I plan to look into other distinguishing qualities that I can find between legalese and plain English. I would really like to figure out if there are key words that are classified differently by the parser in the plain English vs. the legalese. Though, I am not sure how to come up with a proper algorithm. I also want to look into the differences in the word length distance of the subject, verb and object. Lifting the Fog of Legalese is also helping me to think about key distinctions and has provided me with some more examples that I will add to my sentence pair data. I also plan to run these scripts with the data I translated myself to see if the results are similar.

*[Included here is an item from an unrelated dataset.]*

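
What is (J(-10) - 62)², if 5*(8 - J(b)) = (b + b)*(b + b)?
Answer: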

By manually looking through the parsed data, I noticed some discrepancies with the parser that could lead to slightly skewed ratios. For example, a list in a plain English sentence was not tokenized as a list because it used ‘a’, ‘b’, ‘c’, as opposed to ‘1’, ‘2’, ‘3’:
(VBZ includes)))) (JJ -lrb-) (NP (NP (DT a) (NN -rrb-)) (JJ -lrb-) (X (SYM b)) (JJ -rrb-))
The ‘a’ was classified as a DT (determiner) which makes sense. Whereas, the ‘b’ was classified as a SYM (symbol). This would be fine, except there is no place where the tokenizer establishes this as a list and this would alter my results if I were to look at List Ratio because the listing did not appear in the paired legalese sentence. I will continue looking for discrepancies in the parsed data, but most of the sentences I have looked at are parsed correctly, so there is a minimal chance of large variance in the results.